Contact: cscomms@lbl.gov

GW Gordon Bell SC20 Paper

Isosurface enclosing 90 percent of the wave function for an in-gap state from a divacancy defect in silicon. Point defects in semiconductors are prototypes of solid-state qubits. This calculation cell contains 2,742 atoms and 10,968 electrons.

Mauro Del Ben of Lawrence Berkeley National Laboratory’s Computational Research Division and Charlene Yang of the National Energy Research Scientific Computing Center (NERSC) are lead authors on a paper that has been selected as a finalist for the ACM Gordon Bell Prize. The award, widely regarded as the Oscars of Supercomputing, recognizes outstanding achievements in HPC and especially in applying HPC technologies to solve challenging problems in science and engineering.

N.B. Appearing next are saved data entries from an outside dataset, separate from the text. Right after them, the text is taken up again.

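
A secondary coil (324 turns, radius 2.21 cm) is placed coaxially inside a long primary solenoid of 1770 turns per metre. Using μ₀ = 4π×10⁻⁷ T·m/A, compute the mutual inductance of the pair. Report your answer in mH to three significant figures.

The outer solenoid produces a uniform field B₁ = μ₀n₁I₁ across the inner coil,
so the flux linkage is N₂Φ = N₂B₁A₂ = μ₀n₁N₂A₂·I₁, giving M = μ₀n₁N₂A₂.
A₂ = πr² = π(2.210×10^-2 m)² = 1.534×10^-3 m².
M = (4π×10⁻⁷)(1770)(324)(1.534×10^-3) = 1.106×10^-3 H.

M ≈ 1.11 mH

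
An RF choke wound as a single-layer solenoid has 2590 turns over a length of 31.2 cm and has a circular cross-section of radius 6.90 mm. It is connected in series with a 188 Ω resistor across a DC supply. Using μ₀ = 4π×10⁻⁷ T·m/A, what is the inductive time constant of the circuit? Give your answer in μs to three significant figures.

A = πr² = π(6.900×10^-3 m)² = 1.496×10^-4 m².
L = μ₀N²A/ℓ = (4π×10⁻⁷)(2590)²(1.496×10^-4)/(0.312) = 4.041×10^-3 H.
τ = L/R = (4.041×10^-3)/(188) = 2.150×10^-5 s.

τ ≈ 21.5 μs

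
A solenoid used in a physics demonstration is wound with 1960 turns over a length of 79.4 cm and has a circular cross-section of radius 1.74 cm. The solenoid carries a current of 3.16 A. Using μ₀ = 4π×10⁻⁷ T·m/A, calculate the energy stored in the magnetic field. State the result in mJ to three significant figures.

U ≈ 28.9 mJ

A = πr² = π(1.740×10^-2 m)² = 9.511×10^-4 m².
L = μ₀N²A/ℓ = (4π×10⁻⁷)(1960)²(9.511×10^-4)/(0.794) = 5.783×10^-3 H.
U = ½LI² = ½(5.783×10^-3)(3.16)² = 2.887×10^-2 J.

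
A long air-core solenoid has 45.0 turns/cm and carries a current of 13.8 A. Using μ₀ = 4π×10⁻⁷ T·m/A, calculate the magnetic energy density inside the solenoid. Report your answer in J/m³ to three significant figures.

B = μ₀nI = (4π×10⁻⁷)(4.500×10^3)(13.8) = 7.804×10^-2 T.
u = B²/(2μ₀) = (7.804×10^-2)²/(2×4π×10⁻⁷) = 2.423×10^3 J/m³.

u ≈ 2420 J/m³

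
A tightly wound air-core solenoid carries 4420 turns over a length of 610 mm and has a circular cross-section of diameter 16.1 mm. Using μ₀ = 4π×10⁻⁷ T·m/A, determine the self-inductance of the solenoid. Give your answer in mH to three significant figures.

L ≈ 8.19 mH

A = π(d/2)² = π(8.050×10^-3 m)² = 2.036×10^-4 m².
For a long solenoid, L = μ₀N²A/ℓ.
L = (4π×10⁻⁷)(4420)²(2.036×10^-4)/(0.61 m) = 8.193×10^-3 H.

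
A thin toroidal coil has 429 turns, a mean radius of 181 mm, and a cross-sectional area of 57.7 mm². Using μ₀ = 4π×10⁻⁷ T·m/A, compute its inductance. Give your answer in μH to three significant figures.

For a thin toroid, L = μ₀N²A/(2πR).
L = (4π×10⁻⁷)(429)²(5.770×10^-5) / (2π×0.181 m) = 1.173×10^-5 H.

L ≈ 11.7 μH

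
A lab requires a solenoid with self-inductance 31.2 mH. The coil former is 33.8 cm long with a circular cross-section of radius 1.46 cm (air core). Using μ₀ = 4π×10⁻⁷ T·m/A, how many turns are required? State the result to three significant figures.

A = πr² = π(1.460×10^-2 m)² = 6.697×10^-4 m².
From L = μ₀N²A/ℓ, N = √(Lℓ / (μ₀A)).
N = √[(3.120×10^-2)(0.338) / ((4π×10⁻⁷)×6.697×10^-4)] = √(1.253×10^7) ≈ 3540.0.

N ≈ 3540 turns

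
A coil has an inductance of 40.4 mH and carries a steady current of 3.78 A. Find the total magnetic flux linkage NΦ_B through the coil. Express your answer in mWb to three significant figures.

From L = NΦ_B/I, the flux linkage is NΦ_B = LI.
NΦ_B = (4.040×10^-2 H)(3.78 A) = 0.1527 Wb.

NΦ_B ≈ 153 mWb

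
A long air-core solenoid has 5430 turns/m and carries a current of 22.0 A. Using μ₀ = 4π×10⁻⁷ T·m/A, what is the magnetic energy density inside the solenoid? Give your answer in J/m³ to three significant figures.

B = μ₀nI = (4π×10⁻⁷)(5.430×10^3)(22.0) = 0.1501 T.
u = B²/(2μ₀) = (0.1501)²/(2×4π×10⁻⁷) = 8.967×10^3 J/m³.

u ≈ 8970 J/m³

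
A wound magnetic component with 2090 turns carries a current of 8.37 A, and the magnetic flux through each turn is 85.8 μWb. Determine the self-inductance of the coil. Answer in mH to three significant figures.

Self-inductance is defined by L = NΦ_B/I (flux linkage over current).
L = (2090)(8.580×10^-5 Wb)/(8.37 A) = 2.142×10^-2 H.

L ≈ 21.4 mH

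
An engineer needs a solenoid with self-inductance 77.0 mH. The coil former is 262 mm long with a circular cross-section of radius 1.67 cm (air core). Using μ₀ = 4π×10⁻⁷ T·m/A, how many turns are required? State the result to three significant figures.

N ≈ 4280 turns

A = πr² = π(1.670×10^-2 m)² = 8.762×10^-4 m².
From L = μ₀N²A/ℓ, N = √(Lℓ / (μ₀A)).
N = √[(7.700×10^-2)(0.262) / ((4π×10⁻⁷)×8.762×10^-4)] = √(1.832×10^7) ≈ 4280.6.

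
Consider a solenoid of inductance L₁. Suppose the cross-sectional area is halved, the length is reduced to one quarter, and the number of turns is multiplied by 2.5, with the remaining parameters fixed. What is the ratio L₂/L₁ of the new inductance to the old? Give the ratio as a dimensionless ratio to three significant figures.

For a solenoid, L ∝ μᵣN²A/ℓ.
L₂/L₁ = (0.5) × (0.25)^-1 × (2.5)^2 = 12.5.

L₂/L₁ = 12.5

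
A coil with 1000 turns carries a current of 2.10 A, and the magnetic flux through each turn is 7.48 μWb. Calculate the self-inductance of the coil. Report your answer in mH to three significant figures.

L ≈ 3.56 mH

Self-inductance is defined by L = NΦ_B/I (flux linkage over current).
L = (1000)(7.480×10^-6 Wb)/(2.10 A) = 3.562×10^-3 H.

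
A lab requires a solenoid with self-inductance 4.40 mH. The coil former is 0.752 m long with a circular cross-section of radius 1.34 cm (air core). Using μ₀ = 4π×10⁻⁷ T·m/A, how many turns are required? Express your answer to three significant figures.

A = πr² = π(1.340×10^-2 m)² = 5.641×10^-4 m².
From L = μ₀N²A/ℓ, N = √(Lℓ / (μ₀A)).
N = √[(4.400×10^-3)(0.752) / ((4π×10⁻⁷)×5.641×10^-4)] = √(4.668×10^6) ≈ 2160.5.

N ≈ 2160 turns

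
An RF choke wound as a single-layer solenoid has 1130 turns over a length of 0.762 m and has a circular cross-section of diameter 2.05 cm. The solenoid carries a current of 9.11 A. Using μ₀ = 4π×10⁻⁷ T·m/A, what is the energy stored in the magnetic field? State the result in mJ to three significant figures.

U ≈ 28.8 mJ

A = π(d/2)² = π(1.025×10^-2 m)² = 3.301×10^-4 m².
L = μ₀N²A/ℓ = (4π×10⁻⁷)(1130)²(3.301×10^-4)/(0.762) = 6.950×10^-4 H.
U = ½LI² = ½(6.950×10^-4)(9.11)² = 2.884×10^-2 J.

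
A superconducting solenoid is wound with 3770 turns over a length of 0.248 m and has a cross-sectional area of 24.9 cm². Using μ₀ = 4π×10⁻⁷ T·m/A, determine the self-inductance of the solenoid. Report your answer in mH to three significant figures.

A = 24.9 cm² = 2.490×10^-3 m².
For a long solenoid, L = μ₀N²A/ℓ.
L = (4π×10⁻⁷)(3770)²(2.490×10^-3)/(0.248 m) = 0.1793 H.

L ≈ 179 mH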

The paper, “Accelerating Large-Scale Excited-State GW Calculations on Leadership HPC Systems,” demonstrates for the first time the possibility of performing high-fidelity excited state calculations of complex materials at very large scales within minutes on current HPC systems, paving the way for future efficient HPC software development in materials, physical, chemical, and engineering sciences.

“In this paper, we present algorithm and implementation advancements made in the materials science code BerkeleyGW to scale calculations to over 10,000 electrons utilizing the entire Summit supercomputer at OLCF [Oak Ridge Leadership Computing Facility],” the researchers state in the abstract. “Excellent strong and weak scaling is observed, and a 105.9 PFLOP/s double-precision performance is achieved on 27,648 NVIDIA V100 GPUs, reaching 52.7 percent of the machine peak.” The parallelization and performance optimization techniques presented in this paper are widely applicable to other HPC applications and will be beneficial to the transition of 7,000 NERSC users to the Perlmutter supercomputer.

This work sets a new milestone for large-scale excited state electronic-structure calculations using the GW method and opens up new possibilities for high-fidelity complex materials science studies in the exascale timeframe, they added.

“What’s exciting about this accomplishment is that it ushers in the practical use of the high-fidelity GW method to the study excited states of realistic complex materials (with defects, interfaces, and large geometries) that drive real device design in quantum information, energy generation and storage, and next-generation electronics,” said Jack Deslippe, Application Performance Lead at NERSC and a co-author on the Gordon Bell finalist paper. “It’s incredible that we are able to get these results in a time to solution of minutes - not hours or days or weeks.”

The researchers will present their work at SC20 on Wed., Nov. 18, 4-4:30 pm EST. The winners will be announced on Thurs., Nov. 19 during the SC20 Awards Ceremony. Additional authors include Zhenglu Li and Steven Louie of the University of California at Berkeley and Berkeley Lab and Felipe da Jornada of Stanford University.

NERSC is a U.S. Department of Energy Office of Science User Facility.


About Computing Sciences at Berkeley Lab

High performance computing plays a critical role in scientific discovery. Researchers increasingly rely on advances in computer science, mathematics, computational science, data science, and large-scale computing and networking to increase our understanding of ourselves, our planet, and our universe. Berkeley Lab’s Computing Sciences Area researches, develops, and deploys new foundations, tools, and technologies to meet these needs and to advance research across a broad range of scientific disciplines.